Je ne pense pas que vous soyez en désaccord avec tout cela ; je crois que ce que vous visez surtout dans vos critiques c’est l’idée du parti “direction révolutionnaire”. J’ai pourtant essayé d’expliquer que le parti ne pouvait pas être la direction de la classe, ni avant, ni après la révolution : ni avant, parce que la classe ne le suit pas et qu’il ne saurait diriger tout au plus qu’une minorité (et encore, la “diriger” dans un sens tout relatif : l’influencer par ses idées et son action exemplaire) ; ni après, car le pouvoir prolétarien ne peut pas être le pouvoir du parti, mais le pouvoir de la classe dans ses organismes autonomes de masse. Le seul moment où le parti peut s’approcher d’un rôle de direction effective, de corps qui tâche d’imposer sa volonté même par la violence, peut être une certaine phase de la période révolutionnaire précédant immédiatement le dénouement de celle-ci ; des décisions pratiques importantes peuvent avoir à être prises ailleurs que dans les Conseils si les représentants d’organisations en fait contre-révolutionnaires y participent, le parti peut s’engager sous la pression des circonstances dans une action décisive même s’il n’est pas, dans les votes, suivi par la majorité de la classe. Le fait qu’en agissant ainsi, le parti n’agira pas comme un corps bureaucratique visant à imposer sa volonté à la classe, mais comme l’expression historique de la classe elle-même, dépend d’une série de facteurs, dont on peut discuter dans l’abstrait dès aujourd’hui, mais dont l’appréciation concrète ne pourra avoir lieu qu’à ce moment-là : quelle proportion de la classe est d’accord avec le programme du parti, quel est l’état idéologique du reste de la classe, où en est la lutte avec les tendances contre-révolutionnaires au sein des Conseils, quelles sont les perspectives ultérieures, etc. Dresser dès maintenant une série de règles de conduite pour les divers cas possibles serait sans doute puéril ; on peut être sûr que les seuls cas qui se présenteront seront les cas non prévus.

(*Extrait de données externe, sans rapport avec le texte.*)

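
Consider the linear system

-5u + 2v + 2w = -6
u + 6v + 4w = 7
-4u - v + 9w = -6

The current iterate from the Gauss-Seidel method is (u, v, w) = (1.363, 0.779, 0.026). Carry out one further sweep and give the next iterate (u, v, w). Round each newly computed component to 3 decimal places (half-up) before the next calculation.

One sweep:
  u = (-6 - (2)·0.779 - (2)·0.026) / (-5) = 1.522
  v = (7 - (1)·1.522 - (4)·0.026) / (6) = 0.896
  w = (-6 - (-4)·1.522 - (-1)·0.896) / (9) = 0.109

(1.522, 0.896, 0.109)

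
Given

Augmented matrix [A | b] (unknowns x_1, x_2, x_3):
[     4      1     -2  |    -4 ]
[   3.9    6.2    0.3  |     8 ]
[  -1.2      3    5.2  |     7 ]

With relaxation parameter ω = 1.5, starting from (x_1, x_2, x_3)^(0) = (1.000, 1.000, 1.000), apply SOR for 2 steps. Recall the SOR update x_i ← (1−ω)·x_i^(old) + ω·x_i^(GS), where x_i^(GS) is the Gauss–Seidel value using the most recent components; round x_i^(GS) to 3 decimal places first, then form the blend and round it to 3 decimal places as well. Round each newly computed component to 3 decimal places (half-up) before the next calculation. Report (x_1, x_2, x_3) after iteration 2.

Iteration 1:
  x_1: GS value = (-4 - (1)·1.000 - (-2)·1.000) / (4) = -0.750;  x_1 ← (1−ω)·1.000 + ω·-0.750 = -1.625
  x_2: GS value = (8 - (3.9)·-1.625 - (0.3)·1.000) / (6.2) = 2.264;  x_2 ← (1−ω)·1.000 + ω·2.264 = 2.896
  x_3: GS value = (7 - (-1.2)·-1.625 - (3)·2.896) / (5.2) = -0.700;  x_3 ← (1−ω)·1.000 + ω·-0.700 = -1.550
Iteration 2:
  x_1: GS value = (-4 - (1)·2.896 - (-2)·-1.550) / (4) = -2.499;  x_1 ← (1−ω)·-1.625 + ω·-2.499 = -2.936
  x_2: GS value = (8 - (3.9)·-2.936 - (0.3)·-1.550) / (6.2) = 3.212;  x_2 ← (1−ω)·2.896 + ω·3.212 = 3.370
  x_3: GS value = (7 - (-1.2)·-2.936 - (3)·3.370) / (5.2) = -1.276;  x_3 ← (1−ω)·-1.550 + ω·-1.276 = -1.139

(-2.936, 3.370, -1.139)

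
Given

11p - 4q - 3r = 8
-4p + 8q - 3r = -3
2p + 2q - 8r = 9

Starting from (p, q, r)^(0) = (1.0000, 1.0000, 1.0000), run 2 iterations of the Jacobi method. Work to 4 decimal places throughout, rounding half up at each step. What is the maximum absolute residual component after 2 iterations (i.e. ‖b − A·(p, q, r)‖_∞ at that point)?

2.6021

Iteration 1:
  p = (8 - (-4)·1.0000 - (-3)·1.0000) / (11) = 1.3636
  q = (-3 - (-4)·1.0000 - (-3)·1.0000) / (8) = 0.5000
  r = (9 - (2)·1.0000 - (2)·1.0000) / (-8) = -0.6250
Iteration 2:
  p = (8 - (-4)·0.5000 - (-3)·-0.6250) / (11) = 0.7386
  q = (-3 - (-4)·1.3636 - (-3)·-0.6250) / (8) = 0.0724
  r = (9 - (2)·1.3636 - (2)·0.5000) / (-8) = -0.6591
Residual b − A·x = (-1.8123, -2.6021, 2.1052); ∞-norm = 2.6021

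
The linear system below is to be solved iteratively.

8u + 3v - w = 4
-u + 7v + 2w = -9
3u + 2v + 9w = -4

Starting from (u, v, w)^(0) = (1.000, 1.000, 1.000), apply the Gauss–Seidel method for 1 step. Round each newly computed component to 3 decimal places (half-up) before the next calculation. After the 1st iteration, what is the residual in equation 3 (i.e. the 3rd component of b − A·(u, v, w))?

Iteration 1:
  u = (4 - (3)·1.000 - (-1)·1.000) / (8) = 0.250
  v = (-9 - (-1)·0.250 - (2)·1.000) / (7) = -1.536
  w = (-4 - (3)·0.250 - (2)·-1.536) / (9) = -0.186
Residual b − A·x = (6.422, 2.374, -0.004)

-0.004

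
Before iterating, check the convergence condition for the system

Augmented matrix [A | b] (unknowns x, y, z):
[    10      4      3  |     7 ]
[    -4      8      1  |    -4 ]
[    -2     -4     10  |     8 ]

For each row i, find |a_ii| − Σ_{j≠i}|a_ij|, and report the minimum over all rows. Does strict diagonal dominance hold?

3

row 1: |10| − (4+3) = 3
row 2: |8| − (4+1) = 3
row 3: |10| − (2+4) = 4
minimum over rows = 3 → strictly diagonally dominant (convergence guaranteed)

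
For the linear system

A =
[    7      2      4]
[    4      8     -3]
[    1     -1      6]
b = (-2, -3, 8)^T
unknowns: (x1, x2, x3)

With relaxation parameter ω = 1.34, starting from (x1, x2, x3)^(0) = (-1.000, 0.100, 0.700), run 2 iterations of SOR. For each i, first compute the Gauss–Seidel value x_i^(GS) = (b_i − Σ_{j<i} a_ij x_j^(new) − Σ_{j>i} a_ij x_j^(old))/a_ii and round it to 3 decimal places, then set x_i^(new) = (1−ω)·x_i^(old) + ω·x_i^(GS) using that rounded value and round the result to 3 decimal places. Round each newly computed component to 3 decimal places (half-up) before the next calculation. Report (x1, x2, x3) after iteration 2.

Iteration 1:
  x1: GS value = (-2 - (2)·0.100 - (4)·0.700) / (7) = -0.714;  x1 ← (1−ω)·-1.000 + ω·-0.714 = -0.617
  x2: GS value = (-3 - (4)·-0.617 - (-3)·0.700) / (8) = 0.196;  x2 ← (1−ω)·0.100 + ω·0.196 = 0.229
  x3: GS value = (8 - (1)·-0.617 - (-1)·0.229) / (6) = 1.474;  x3 ← (1−ω)·0.700 + ω·1.474 = 1.737
Iteration 2:
  x1: GS value = (-2 - (2)·0.229 - (4)·1.737) / (7) = -1.344;  x1 ← (1−ω)·-0.617 + ω·-1.344 = -1.591
  x2: GS value = (-3 - (4)·-1.591 - (-3)·1.737) / (8) = 1.072;  x2 ← (1−ω)·0.229 + ω·1.072 = 1.359
  x3: GS value = (8 - (1)·-1.591 - (-1)·1.359) / (6) = 1.825;  x3 ← (1−ω)·1.737 + ω·1.825 = 1.855

(-1.591, 1.359, 1.855)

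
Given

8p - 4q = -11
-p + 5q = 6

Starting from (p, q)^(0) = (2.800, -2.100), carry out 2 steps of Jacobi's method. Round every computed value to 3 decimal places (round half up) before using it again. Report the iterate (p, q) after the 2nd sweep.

(-0.495, 0.715)

Iteration 1:
  p = (-11 - (-4)·-2.100) / (8) = -2.425
  q = (6 - (-1)·2.800) / (5) = 1.760
Iteration 2:
  p = (-11 - (-4)·1.760) / (8) = -0.495
  q = (6 - (-1)·-2.425) / (5) = 0.715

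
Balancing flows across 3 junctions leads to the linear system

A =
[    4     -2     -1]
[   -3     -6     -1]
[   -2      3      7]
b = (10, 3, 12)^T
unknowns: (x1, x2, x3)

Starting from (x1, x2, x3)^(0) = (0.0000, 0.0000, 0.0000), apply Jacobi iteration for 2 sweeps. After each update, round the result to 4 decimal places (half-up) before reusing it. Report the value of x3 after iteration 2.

Iteration 1:
  x1 = (10 - (-2)·0.0000 - (-1)·0.0000) / (4) = 2.5000
  x2 = (3 - (-3)·0.0000 - (-1)·0.0000) / (-6) = -0.5000
  x3 = (12 - (-2)·0.0000 - (3)·0.0000) / (7) = 1.7143
Iteration 2:
  x1 = (10 - (-2)·-0.5000 - (-1)·1.7143) / (4) = 2.6786
  x2 = (3 - (-3)·2.5000 - (-1)·1.7143) / (-6) = -2.0357
  x3 = (12 - (-2)·2.5000 - (3)·-0.5000) / (7) = 2.6429

2.6429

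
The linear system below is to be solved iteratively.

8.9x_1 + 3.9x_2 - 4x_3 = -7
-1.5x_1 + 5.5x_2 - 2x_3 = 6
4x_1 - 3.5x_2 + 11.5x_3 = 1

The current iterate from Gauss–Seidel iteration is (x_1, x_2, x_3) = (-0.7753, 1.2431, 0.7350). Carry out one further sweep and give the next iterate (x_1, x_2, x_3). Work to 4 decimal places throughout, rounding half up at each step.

One sweep:
  x_1 = (-7 - (3.9)·1.2431 - (-4)·0.7350) / (8.9) = -1.0009
  x_2 = (6 - (-1.5)·-1.0009 - (-2)·0.7350) / (5.5) = 1.0852
  x_3 = (1 - (4)·-1.0009 - (-3.5)·1.0852) / (11.5) = 0.7654

(-1.0009, 1.0852, 0.7654)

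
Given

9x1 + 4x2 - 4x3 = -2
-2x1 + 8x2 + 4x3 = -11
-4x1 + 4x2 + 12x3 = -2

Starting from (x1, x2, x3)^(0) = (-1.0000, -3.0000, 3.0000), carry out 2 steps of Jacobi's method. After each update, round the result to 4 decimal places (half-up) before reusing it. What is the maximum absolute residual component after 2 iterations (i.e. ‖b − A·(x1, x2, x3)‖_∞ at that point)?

Iteration 1:
  x1 = (-2 - (4)·-3.0000 - (-4)·3.0000) / (9) = 2.4444
  x2 = (-11 - (-2)·-1.0000 - (4)·3.0000) / (8) = -3.1250
  x3 = (-2 - (-4)·-1.0000 - (4)·-3.0000) / (12) = 0.5000
Iteration 2:
  x1 = (-2 - (4)·-3.1250 - (-4)·0.5000) / (9) = 1.3889
  x2 = (-11 - (-2)·2.4444 - (4)·0.5000) / (8) = -1.0139
  x3 = (-2 - (-4)·2.4444 - (4)·-3.1250) / (12) = 1.6898
Residual b − A·x = (-3.6853, -6.8702, -12.6664); ∞-norm = 12.6664

12.6664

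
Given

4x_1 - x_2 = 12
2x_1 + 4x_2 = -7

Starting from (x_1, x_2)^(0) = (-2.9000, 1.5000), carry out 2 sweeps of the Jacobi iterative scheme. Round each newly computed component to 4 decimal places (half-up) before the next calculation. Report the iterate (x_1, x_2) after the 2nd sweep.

(2.9250, -3.4375)

Iteration 1:
  x_1 = (12 - (-1)·1.5000) / (4) = 3.3750
  x_2 = (-7 - (2)·-2.9000) / (4) = -0.3000
Iteration 2:
  x_1 = (12 - (-1)·-0.3000) / (4) = 2.9250
  x_2 = (-7 - (2)·3.3750) / (4) = -3.4375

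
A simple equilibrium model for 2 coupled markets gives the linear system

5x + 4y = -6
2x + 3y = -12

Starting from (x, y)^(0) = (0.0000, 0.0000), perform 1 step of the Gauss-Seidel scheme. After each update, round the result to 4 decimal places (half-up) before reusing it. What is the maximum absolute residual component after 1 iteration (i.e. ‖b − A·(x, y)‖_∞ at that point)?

12.8000

Iteration 1:
  x = (-6 - (4)·0.0000) / (5) = -1.2000
  y = (-12 - (2)·-1.2000) / (3) = -3.2000
Residual b − A·x = (12.8000, 0.0000); ∞-norm = 12.8000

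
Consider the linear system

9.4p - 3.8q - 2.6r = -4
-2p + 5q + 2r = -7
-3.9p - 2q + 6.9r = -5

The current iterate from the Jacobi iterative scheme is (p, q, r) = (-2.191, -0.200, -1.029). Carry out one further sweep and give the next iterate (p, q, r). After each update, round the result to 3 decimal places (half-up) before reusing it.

(-0.791, -1.865, -2.021)

One sweep:
  p = (-4 - (-3.8)·-0.200 - (-2.6)·-1.029) / (9.4) = -0.791
  q = (-7 - (-2)·-2.191 - (2)·-1.029) / (5) = -1.865
  r = (-5 - (-3.9)·-2.191 - (-2)·-0.200) / (6.9) = -2.021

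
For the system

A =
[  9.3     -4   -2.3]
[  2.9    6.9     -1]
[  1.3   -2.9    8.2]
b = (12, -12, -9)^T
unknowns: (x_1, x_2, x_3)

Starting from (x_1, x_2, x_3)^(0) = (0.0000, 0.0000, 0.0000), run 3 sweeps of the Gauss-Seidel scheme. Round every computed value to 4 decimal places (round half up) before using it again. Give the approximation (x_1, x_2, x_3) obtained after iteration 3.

(0.0151, -1.9999, -1.8072)

Iteration 1:
  x_1 = (12 - (-4)·0.0000 - (-2.3)·0.0000) / (9.3) = 1.2903
  x_2 = (-12 - (2.9)·1.2903 - (-1)·0.0000) / (6.9) = -2.2814
  x_3 = (-9 - (1.3)·1.2903 - (-2.9)·-2.2814) / (8.2) = -2.1090
Iteration 2:
  x_1 = (12 - (-4)·-2.2814 - (-2.3)·-2.1090) / (9.3) = -0.2125
  x_2 = (-12 - (2.9)·-0.2125 - (-1)·-2.1090) / (6.9) = -1.9555
  x_3 = (-9 - (1.3)·-0.2125 - (-2.9)·-1.9555) / (8.2) = -1.7555
Iteration 3:
  x_1 = (12 - (-4)·-1.9555 - (-2.3)·-1.7555) / (9.3) = 0.0151
  x_2 = (-12 - (2.9)·0.0151 - (-1)·-1.7555) / (6.9) = -1.9999
  x_3 = (-9 - (1.3)·0.0151 - (-2.9)·-1.9999) / (8.2) = -1.8072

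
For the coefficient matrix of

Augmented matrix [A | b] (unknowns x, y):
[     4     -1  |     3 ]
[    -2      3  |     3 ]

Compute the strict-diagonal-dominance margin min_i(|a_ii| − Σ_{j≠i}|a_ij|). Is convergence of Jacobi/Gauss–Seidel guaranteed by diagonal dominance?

row 1: |4| − (1) = 3
row 2: |3| − (2) = 1
minimum over rows = 1 → strictly diagonally dominant (convergence guaranteed)

1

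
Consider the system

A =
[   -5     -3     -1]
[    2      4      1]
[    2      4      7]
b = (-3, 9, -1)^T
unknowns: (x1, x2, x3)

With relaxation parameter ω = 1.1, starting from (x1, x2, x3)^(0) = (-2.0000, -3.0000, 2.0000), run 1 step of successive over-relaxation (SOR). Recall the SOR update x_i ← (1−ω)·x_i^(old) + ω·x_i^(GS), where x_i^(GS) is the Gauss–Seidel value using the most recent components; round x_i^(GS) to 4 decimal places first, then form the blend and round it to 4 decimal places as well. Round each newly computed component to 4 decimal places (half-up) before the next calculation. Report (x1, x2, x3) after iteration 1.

Iteration 1:
  x1: GS value = (-3 - (-3)·-3.0000 - (-1)·2.0000) / (-5) = 2.0000;  x1 ← (1−ω)·-2.0000 + ω·2.0000 = 2.4000
  x2: GS value = (9 - (2)·2.4000 - (1)·2.0000) / (4) = 0.5500;  x2 ← (1−ω)·-3.0000 + ω·0.5500 = 0.9050
  x3: GS value = (-1 - (2)·2.4000 - (4)·0.9050) / (7) = -1.3457;  x3 ← (1−ω)·2.0000 + ω·-1.3457 = -1.6803

(2.4000, 0.9050, -1.6803)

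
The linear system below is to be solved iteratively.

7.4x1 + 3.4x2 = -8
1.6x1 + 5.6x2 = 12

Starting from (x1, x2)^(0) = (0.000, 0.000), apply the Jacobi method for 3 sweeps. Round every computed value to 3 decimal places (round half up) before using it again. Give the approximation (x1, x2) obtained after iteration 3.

Iteration 1:
  x1 = (-8 - (3.4)·0.000) / (7.4) = -1.081
  x2 = (12 - (1.6)·0.000) / (5.6) = 2.143
Iteration 2:
  x1 = (-8 - (3.4)·2.143) / (7.4) = -2.066
  x2 = (12 - (1.6)·-1.081) / (5.6) = 2.452
Iteration 3:
  x1 = (-8 - (3.4)·2.452) / (7.4) = -2.208
  x2 = (12 - (1.6)·-2.066) / (5.6) = 2.733

(-2.208, 2.733)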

Il y a des camarades qui disent : tracer cette perspective c’est laisser la voie ouverte à une dégénérescence possible du parti dans le sens bureaucratique. La réponse est : ne pas la tracer, signifie accepter dès maintenant la défaite de la révolution ou la dégénérescence bureaucratique des Conseils, et ceci non plus comme une possibilité, mais comme une certitude. En fin de compte, refuser d’agir par peur qu’on ne se transforme en bureaucrate, me paraît aussi absurde que renoncer à penser par peur de se tromper. De même que la seule “garantie” contre l’erreur consiste dans l’exercice de la pensée lui-même, de même la seule “garantie” contre la bureaucratisation consiste dans une action permanente dans un sens antibureaucratique, en luttant contre la bureaucratie et en démontrant pratiquement qu’une organisation non bureaucratique de l’avant-garde est possible, et qu’elle peut organiser des rapports non bureaucratiques avec la classe. Car la bureaucratie ne naît pas de conceptions théoriques fausses, mais des nécessités propres de l’action ouvrière à une certaine étape de celle-ci, et c’est dans l’action qu’il s’agit de montrer que le prolétariat peut se passer de la bureaucratie. En fin de compte, rester surtout préoccupé par la peur de la bureaucratisation, c’est oublier que dans les conditions actuelles une organisation ne saurait acquérir une influence notable auprès des masses qu’à condition d’exprimer et de réaliser leurs aspirations antibureaucratiques ; c’est oublier qu’un groupe d’avant-garde ne pourra parvenir à une existence véritable qu’en se modelant perpétuellement sur ces aspirations des masses ; c’est oublier qu’il n’y a plus de place pour l’apparition d’une nouvelle organisation bureaucratique. L’échec permanent des tentatives trotskistes de recréer purement et simplement une organisation “bolchevique” trouve là sa cause la plus profonde.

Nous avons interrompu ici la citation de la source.